Mindless obedience is demanded by dictators, cults, and Democrat congressmen (I repeat myself) like Nancy Pelosi.  It's not a chiddush and is not what na'aseh v'nishma is all about.  To understand what it is about, let's look at two different skills:

Daughter #3 plays guitar.  Had you handed her a guitar when she was starting out and asked her to play a song, she would have been confounded.  First came learning a few basic chords on a smaller size instrument that allowed for her to learn how to position her hands and fingers.   Then came an upgrade to a better, full size guitar.  Then came more chords and a few basic songs.  Now she can play a small repertoire, but is still learning.  That's how it works with all subjects, all fields of study.
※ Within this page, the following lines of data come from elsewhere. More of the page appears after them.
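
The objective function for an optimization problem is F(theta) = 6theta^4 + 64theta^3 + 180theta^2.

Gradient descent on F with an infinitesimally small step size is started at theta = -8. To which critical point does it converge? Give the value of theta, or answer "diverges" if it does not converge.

F'(theta) = 24theta(theta + 3)(theta + 5), so F'(-8) = -2880.
Gradient descent moves in the -F' direction, i.e. theta is increasing.
The nearest critical point in that direction is theta = -5, where F'' = 240 > 0 (a local minimum). The iterate converges there.

-5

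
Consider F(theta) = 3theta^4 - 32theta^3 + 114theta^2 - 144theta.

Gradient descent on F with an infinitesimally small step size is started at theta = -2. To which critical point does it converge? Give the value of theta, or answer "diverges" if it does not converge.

1

F'(theta) = 12(theta - 4)(theta - 3)(theta - 1), so F'(-2) = -1080.
Gradient descent moves in the -F' direction, i.e. theta is increasing.
The nearest critical point in that direction is theta = 1, where F'' = 72 > 0 (a local minimum). The iterate converges there.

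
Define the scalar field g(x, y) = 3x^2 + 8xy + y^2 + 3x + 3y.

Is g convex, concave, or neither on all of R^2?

g is quadratic, so its Hessian is the constant matrix H = [[6, 8], [8, 2]].
det(H) = -52, tr(H) = 8.
det(H) < 0, so H is indefinite: neither convex nor concave.

neither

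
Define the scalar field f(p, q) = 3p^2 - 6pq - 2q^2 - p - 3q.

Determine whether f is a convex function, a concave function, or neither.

neither

f is quadratic, so its Hessian is the constant matrix H = [[6, -6], [-6, -4]].
det(H) = -60, tr(H) = 2.
det(H) < 0, so H is indefinite: neither convex nor concave.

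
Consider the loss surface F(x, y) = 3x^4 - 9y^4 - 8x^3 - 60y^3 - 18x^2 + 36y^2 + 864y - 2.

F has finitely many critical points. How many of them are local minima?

F separates as a function of x plus a function of y, so ∇F=0 decouples.
∂F/∂x = 12x(x - 3)(x + 1) = 0 at x ∈ {-1, 0, 3}; ∂F/∂y = -36(y - 2)(y + 3)(y + 4) = 0 at y ∈ {-4, -3, 2}.
The Hessian is diagonal: diag(F_xx, F_yy). Second derivatives: F_xx(-1)=48, F_xx(0)=-36, F_xx(3)=144; F_yy(-4)=-216, F_yy(-3)=180, F_yy(2)=-1080.
Local minima occur where both diagonal entries positive: (-1, -3), (3, -3). Count: 2.

2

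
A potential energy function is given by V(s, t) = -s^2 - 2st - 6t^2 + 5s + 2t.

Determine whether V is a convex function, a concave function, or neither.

concave

V is quadratic, so its Hessian is the constant matrix H = [[-2, -2], [-2, -12]].
det(H) = 20, tr(H) = -14.
det(H) > 0 and tr(H) < 0, so H is negative definite everywhere: concave.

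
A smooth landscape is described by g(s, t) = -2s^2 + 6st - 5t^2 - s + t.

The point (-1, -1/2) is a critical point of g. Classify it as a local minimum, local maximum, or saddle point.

The Hessian of g is constant: H = [[-4, 6], [6, -10]].
det(H) = (-4)·(-10) − 6² = 4.
det(H) > 0 and tr(H) = -14 < 0, so H is negative definite and the point is a local maximum.

local maximum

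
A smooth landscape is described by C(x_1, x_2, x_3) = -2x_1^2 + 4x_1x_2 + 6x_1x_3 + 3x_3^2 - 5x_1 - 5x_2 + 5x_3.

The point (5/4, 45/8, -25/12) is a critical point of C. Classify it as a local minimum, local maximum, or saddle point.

The Hessian is constant: H = [[-4, 4, 6], [4, 0, 0], [6, 0, 6]].
Leading principal minors: Δ₁ = -4, Δ₂ = -16, Δ₃ = -96.
The minors fit neither the all-positive nor the alternating-sign pattern, so H is indefinite: a saddle point.

saddle point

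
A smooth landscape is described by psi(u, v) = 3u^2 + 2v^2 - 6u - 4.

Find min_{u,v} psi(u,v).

-7

psi(u,v) separates as P(u) + Q(v) − 4, so its minimum is min P + min Q − 4.
P'(u) = 6u - 6 vanishes at u ∈ {1}; Q'(v) = 4v vanishes at v ∈ {0}.
Local minima of P (where P''>0): P(1)=-3. Local minima of Q: Q(0)=0.
So the global minimum of psi is P(1) + Q(0) − 4 = -3 + 0 − 4 = -7, attained at (1, 0).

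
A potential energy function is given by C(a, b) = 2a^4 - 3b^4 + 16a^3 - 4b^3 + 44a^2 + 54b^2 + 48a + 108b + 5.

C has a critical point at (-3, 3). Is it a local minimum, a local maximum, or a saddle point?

saddle point

The mixed partial ∂²C/∂a∂b is 0, so the Hessian at any point is diag(C_aa, C_bb) = diag(8(3a^2 + 12a + 11), 12(-3b^2 - 2b + 9)).
At (-3, 3): H = diag(16, -288).
The eigenvalues have opposite signs, so H is indefinite: a saddle point.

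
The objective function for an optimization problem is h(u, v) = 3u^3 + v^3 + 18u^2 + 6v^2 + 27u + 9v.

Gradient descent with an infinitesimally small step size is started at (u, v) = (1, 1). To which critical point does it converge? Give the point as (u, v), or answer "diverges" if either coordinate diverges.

(-1, -1)

h is separable, so gradient descent decouples: u follows -∂h/∂u, v follows -∂h/∂v.
∂h/∂u = 9(u + 1)(u + 3); at u=1 this is 72, so u decreases.
∂h/∂v = 3(v + 1)(v + 3); at v=1 this is 24, so v decreases.
u converges to its nearest critical value -1 (a local min of the u-part); v converges to -1. The iterate converges to (-1, -1).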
Compare that with a spider web -- Charolette's web.  A spider doesn't go to spider school and start with learning how to make a basic web and then progress to bigger, more complex webs, getting promoted from one spider web class to the next.  A spider is born knowing how to spin webs, period -- it's part of what a spider is.
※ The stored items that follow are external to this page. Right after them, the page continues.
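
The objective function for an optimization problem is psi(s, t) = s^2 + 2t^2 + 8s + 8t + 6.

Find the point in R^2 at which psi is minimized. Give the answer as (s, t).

psi(s,t) separates as P(s) + Q(t) + 6, so its minimum is min P + min Q + 6.
P'(s) = 2s + 8 vanishes at s ∈ {-4}; Q'(t) = 4(t + 2) vanishes at t ∈ {-2}.
Local minima of P (where P''>0): P(-4)=-16. Local minima of Q: Q(-2)=-8.
So the global minimum of psi is P(-4) + Q(-2) + 6 = -16 − 8 + 6 = -18, attained at (-4, -2).

(-4, -2)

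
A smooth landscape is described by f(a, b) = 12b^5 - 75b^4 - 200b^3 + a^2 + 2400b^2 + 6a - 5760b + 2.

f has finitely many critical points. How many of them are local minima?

2

f separates as a function of a plus a function of b, so ∇f=0 decouples.
∂f/∂a = 2(a + 3) = 0 at a ∈ {-3}; ∂f/∂b = 60(b - 4)(b - 3)(b - 2)(b + 4) = 0 at b ∈ {-4, 2, 3, 4}.
The Hessian is diagonal: diag(f_aa, f_bb). Second derivatives: f_aa(-3)=2; f_bb(-4)=-20160, f_bb(2)=720, f_bb(3)=-420, f_bb(4)=960.
Local minima occur where both diagonal entries positive: (-3, 2), (-3, 4). Count: 2.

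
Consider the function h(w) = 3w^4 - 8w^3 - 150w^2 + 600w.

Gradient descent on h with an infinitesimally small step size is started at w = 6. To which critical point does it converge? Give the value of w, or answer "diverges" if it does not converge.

h'(w) = 12(w - 5)(w - 2)(w + 5), so h'(6) = 528.
Gradient descent moves in the -h' direction, i.e. w is decreasing.
The nearest critical point in that direction is w = 5, where h'' = 360 > 0 (a local minimum). The iterate converges there.

5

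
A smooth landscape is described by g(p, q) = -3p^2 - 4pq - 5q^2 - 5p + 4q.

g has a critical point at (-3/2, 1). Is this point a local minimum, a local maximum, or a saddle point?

local maximum

The Hessian of g is constant: H = [[-6, -4], [-4, -10]].
det(H) = (-6)·(-10) − (-4)² = 44.
det(H) > 0 and tr(H) = -16 < 0, so H is negative definite and the point is a local maximum.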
Rav Kook explains that "na'aseh v'nishma" means that Torah is to Klal Yisrael what spinning a web is to a spider.  We can "do" Torah and do mitzvos without having any prerequisites -- it's built into who we are.  It's not something we absorb from the outside through training, through learning, but rather is part of our essence, much as a malach fulfills Hashem's will because a malach's essence is serving as a shliach.  This is the angelic "secret" which Klal Yisrael intuited. 
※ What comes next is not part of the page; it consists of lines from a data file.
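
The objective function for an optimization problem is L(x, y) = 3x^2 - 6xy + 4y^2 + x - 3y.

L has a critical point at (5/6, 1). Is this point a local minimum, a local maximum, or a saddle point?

local minimum

The Hessian of L is constant: H = [[6, -6], [-6, 8]].
det(H) = 6·8 − (-6)² = 12.
det(H) > 0 and tr(H) = 14 > 0, so H is positive definite and the point is a local minimum.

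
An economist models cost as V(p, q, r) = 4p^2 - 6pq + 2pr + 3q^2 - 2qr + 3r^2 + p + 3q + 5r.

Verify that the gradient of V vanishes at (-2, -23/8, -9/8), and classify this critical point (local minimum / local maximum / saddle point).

local minimum

∇V = (8p - 6q + 2r + 1, -6p + 6q - 2r + 3, 2p - 2q + 6r + 5); substituting (-2, -23/8, -9/8) gives ∇V = (0, 0, 0), so (-2, -23/8, -9/8) is indeed a critical point.
The Hessian is constant: H = [[8, -6, 2], [-6, 6, -2], [2, -2, 6]].
Leading principal minors: Δ₁ = 8, Δ₂ = 12, Δ₃ = 64.
All leading minors are positive, so H is positive definite: a local minimum.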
My wife was recently reading Herman Wouk's (can you believe b'li ayin ha'ra that he is still alive?) The Language G-d Talks and she pointed out an interesting passage where he mentions his engaging Richard Feynman (to my 5T/Far Rockaway neighbors -- can you believe he grew up on Cornaga?) in a discussion of Talmud.  Feynman was a great physicist, but had no use for religion.  Nonetheless, he immediately took to the Talmudic analysis.  How can someone with no background do that?  Wouk writes (p. 157):
Because we are alike.  Alike in the joy of following and grasping ling strings of tight logic -- alike in the zest for the toughest mental challenges, in the rejection of flawed answers, in the glory when the elusive true answer dawns -- do you have a Talmudic mind?  Sure call it that, because if you say 'Yiddishe kop,' Jewish head, you'll enrage the geneticists and get called racist by fools.  Of course it's cultural, it's an inheritance from grandfathers, great-grandfathers, forefathers, all the way back to Babylon, and they all studied the Talmud, and that's why you're Feynman, I assure you.
In other words, na'aseh v'nishma -- it's built into who we are. 
 
We can now understand why the case of R' Chiya's tefilah is different.  Just as na'aseh v'nishma defines our essence as a people, each individual tzadik has something unique that defines their individual essence as well.  That is their "raz," the secret of who they are -- it is their identity alone and does not belong to the world as a whole, which may not be ready for it or capable of accepting it.     

1 comment:

  1. I don't see where the hava amina of mindless obedience would come from. I mean, the pasuq promising "kol asher dibeir Hashem, naaseh", full stop, could be taken that way. But the razah is "na'aseh venishma" -- where shemia' includes hearing, listening, understanding and accepting.

    So, the simple peshat of the secret (to my ear) would be: We will do -- perhaps a statement of obedience based on trust alone, and we will listen, understand and accept what we experience when we do.